We all know factors such as smoking, sun exposure and stress can age us, but eating the wrong food can add years
as well as kilos.
Find out if it’s your diet that’s causing those crow’s feet.
Too much sugar
The more sugar in our diet, the more advanced glycation end-products (AGEs) we make. These damage the surrounding proteins, such as collagen and elastin, resulting in wrinkles and sagging.
A study in the British Journal of Dermatology found these ageing effects start at about 35. AGEs also contribute to arthritis, Alzheimer’s and kidney failure.
To limit sugar intake, use a natural sweetener like stevia, avoid added sugars and processed foods, and beware of sugar in seemingly healthy or low-fat food like yoghurt.
Eating junk food
As we age, inflammation can affect everything from joints to mobility. Foods that are rich in antioxidants can reduce inflammation, while foods that are pro-inflammatory can cause serious damage.
‘Eating junk puts your body into an inflammatory state,’ says Timothy Harlan MD and author of Just Tell Me What to Eat!.
‘Poor-quality foods like trans fats cause inflammation, and ageing is basically a chronic inflammatory state. Can you look older because you’re eating crap? Absolutely.’
The main culprits are deep-fried foods, all laden with trans fats, as well as sugary pastries and biscuits, which pack an ageing double-whammy – they’re high in both trans fats and sugar, which also contributes to inflammation.
Processed meats are high in saturated fats and contain nitrates – both of which cause inflammation – and starchy, high-GI foods such as white bread and pasta trigger a pro-inflammatory release of sugar into our blood, causing us to store fat rather than burn it for energy.
Too little fat
But guess what, a strict low-fat diet is ageing too. Eating the right fats – found naturally in avocados, nuts and cold-pressed oils such as olive oil – will keep you looking youthful and feeling energised.

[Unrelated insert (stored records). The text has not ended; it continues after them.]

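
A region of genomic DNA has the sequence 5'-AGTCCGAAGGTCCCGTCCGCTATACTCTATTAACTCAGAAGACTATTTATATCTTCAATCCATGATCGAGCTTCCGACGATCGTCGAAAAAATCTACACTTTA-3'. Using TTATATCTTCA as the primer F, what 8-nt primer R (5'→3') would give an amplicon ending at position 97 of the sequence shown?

5'-GTAGATTT-3'

The forward primer binds at positions 47–57; the product's 3' end on the top strand is position 97.
The reverse primer anneals to the top strand over positions 90–97, i.e. to AAATCTAC.
Its sequence written 5'→3' is the reverse complement: GTAGATTT.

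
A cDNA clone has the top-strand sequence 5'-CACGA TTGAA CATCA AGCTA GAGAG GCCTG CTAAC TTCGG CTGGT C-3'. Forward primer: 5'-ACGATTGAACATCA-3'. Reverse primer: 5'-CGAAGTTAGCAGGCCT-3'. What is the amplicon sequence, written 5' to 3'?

Scanning the template, ACGATTGAACATCA occurs at positions 2–15; this primer anneals to the bottom strand there with its 3' end pointing downstream.
Taking the reverse complement of CGAAGTTAGCAGGCCT gives AGGCCTGCTAACTTCG, found at positions 24–39 on the template; the primer anneals here to the top strand with its 3' end pointing upstream.
The product is the template from position 2 through 39 (38 bp).

5'-ACGATTGAACATCAAGCTAGAGAGGCCTGCTAACTTCG-3'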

Omega-3 fatty acids are the ultimate anti-ageing fat, protecting your brain, heart, bones, joints and skin, while monounsaturated fat can lower bad LDL cholesterol, raise cardio-protective HDL cholesterol and decrease the risk of developing atherosclerosis (hardening of the arteries).
‘Fats provide energy and are essential for cell rejuvenation and hormone production,’ says Christine Cronau, author of The Fat Revolution.
‘They also help us assimilate vitamins A, D, E and K. Fat is essential for converting carotene to vitamin A and many other processes.’